Le fika apporte un bien-être physique

La sédentarité réduit l’efficacité. De plus en plus de salariés restent rivés devant leur ordinateur des heures durant, aux dépens de leurs épaules qui se crispent, de leurs yeux qui se brouillent, de leurs jambes qui s’engourdissent… Se lever, marcher, respirer et aller s’installer confortablement dans une position différente détend le corps, pour le redynamiser, lui apporter une énergie nouvelle, pour mieux attaquer l’autre moitié de la demi-journée.
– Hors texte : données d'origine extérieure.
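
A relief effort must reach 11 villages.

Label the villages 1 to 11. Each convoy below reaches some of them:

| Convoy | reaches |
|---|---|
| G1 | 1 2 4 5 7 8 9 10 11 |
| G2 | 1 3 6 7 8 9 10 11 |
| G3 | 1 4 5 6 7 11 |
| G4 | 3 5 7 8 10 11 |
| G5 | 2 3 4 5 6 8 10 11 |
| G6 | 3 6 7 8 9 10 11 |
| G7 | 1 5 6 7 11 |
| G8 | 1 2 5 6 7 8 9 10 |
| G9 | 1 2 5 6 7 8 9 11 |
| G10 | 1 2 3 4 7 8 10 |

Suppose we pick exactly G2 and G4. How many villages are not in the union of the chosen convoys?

Union of G2, G4 = {1, 3, 5, 6, 7, 8, 9, 10, 11}.
Not covered: 2, 4 — 2 villages.

2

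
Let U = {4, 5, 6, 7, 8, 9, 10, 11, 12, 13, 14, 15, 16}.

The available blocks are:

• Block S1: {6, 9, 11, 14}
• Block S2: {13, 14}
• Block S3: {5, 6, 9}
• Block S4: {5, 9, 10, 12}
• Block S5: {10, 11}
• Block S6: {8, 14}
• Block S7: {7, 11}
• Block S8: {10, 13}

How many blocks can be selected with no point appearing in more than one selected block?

S3, S6, S7, S8 are pairwise disjoint (S3={5,6,9}; S6={8,14}; S7={7,11}; S8={10,13}).
Every remaining block overlaps one of these, and no 5 of the listed blocks are pairwise disjoint, so 4 is the maximum.

4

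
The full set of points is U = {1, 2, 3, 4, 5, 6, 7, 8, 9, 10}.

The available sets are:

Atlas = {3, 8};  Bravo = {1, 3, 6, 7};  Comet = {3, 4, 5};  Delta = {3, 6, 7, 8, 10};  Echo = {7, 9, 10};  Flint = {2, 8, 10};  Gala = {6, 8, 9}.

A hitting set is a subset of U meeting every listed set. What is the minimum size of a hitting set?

3

Take H = {4, 7, 8}. Each listed set contains at least one of these, so H is a hitting set of size 3.
No choice of 2 points meets every set, so 3 is the minimum.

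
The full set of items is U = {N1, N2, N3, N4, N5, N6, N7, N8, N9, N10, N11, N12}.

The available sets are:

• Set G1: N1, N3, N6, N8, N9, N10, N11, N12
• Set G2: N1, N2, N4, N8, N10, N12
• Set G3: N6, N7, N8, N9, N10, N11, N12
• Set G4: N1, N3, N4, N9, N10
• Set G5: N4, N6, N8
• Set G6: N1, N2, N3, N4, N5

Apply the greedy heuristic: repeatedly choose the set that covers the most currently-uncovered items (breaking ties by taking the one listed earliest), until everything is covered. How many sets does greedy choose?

3

Greedy: pick G1 (covers 8 new) → pick G6 (covers 3 new) → pick G3 (covers 1 new). Total picks: 3.
(The true minimum cover uses only 2 sets, so greedy is not optimal here.)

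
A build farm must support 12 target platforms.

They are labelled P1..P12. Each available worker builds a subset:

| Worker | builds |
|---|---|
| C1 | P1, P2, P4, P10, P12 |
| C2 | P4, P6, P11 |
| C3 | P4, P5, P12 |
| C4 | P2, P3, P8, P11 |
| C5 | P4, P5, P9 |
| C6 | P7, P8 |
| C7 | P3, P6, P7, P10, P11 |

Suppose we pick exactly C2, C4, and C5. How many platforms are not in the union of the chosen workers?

4

Union of C2, C4, C5 = {P2, P3, P4, P5, P6, P8, P9, P11}.
Not covered: P1, P7, P10, P12 — 4 platforms.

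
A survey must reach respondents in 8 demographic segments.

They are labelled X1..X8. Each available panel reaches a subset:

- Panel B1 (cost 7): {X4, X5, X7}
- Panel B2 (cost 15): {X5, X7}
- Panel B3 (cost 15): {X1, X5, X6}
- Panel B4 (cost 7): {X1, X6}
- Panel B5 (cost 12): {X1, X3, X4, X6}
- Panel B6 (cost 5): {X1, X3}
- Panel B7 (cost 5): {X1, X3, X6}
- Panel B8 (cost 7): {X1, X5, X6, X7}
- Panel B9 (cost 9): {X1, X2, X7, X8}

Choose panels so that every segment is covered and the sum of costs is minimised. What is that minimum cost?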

Le fika réduit ainsi le sentiment de stress et favorise la concentration, une fois de retour à son poste de travail.

 

Alors, cessons de considérer la pause, à tort, comme une ennemie et au contraire, institutionnalisons-la ! Prouvés et éprouvés, ses bienfaits sont là, réels et irréfutables… qu’attendons-nous pour instaurer le fika dans les entreprises françaises où il fait bon travailler, où il fait bon vivre, à l’heure où la frontière entre vie professionnelle et vie personnelle se fait de plus en plus ténue ! Le bonheur au travail est à portée de main, au bénéfice des salariés comme des dirigeants, saisissons-le sans plus tarder !

 

*Source Grant Thornton, IBR (International Business Report) 2010.

** Propos retranscrits par Gunilla Pravitz, communications officer à l’université de Linköping, sur le blog de l’université. www.liu.se

***United Minds est une société de Business Intelligence de l’agence de communication Prime Group. Enquête menée en novembre 2015 auprès de 4044 personnes en Suède, Norvège, Danemark et Finlande.

****Baromètre 2015 Edenred-Ipsos sur le bien-être et la motivation des salariés européens : 13 600 salariés de 14 pays européens interrogés en janvier 2015.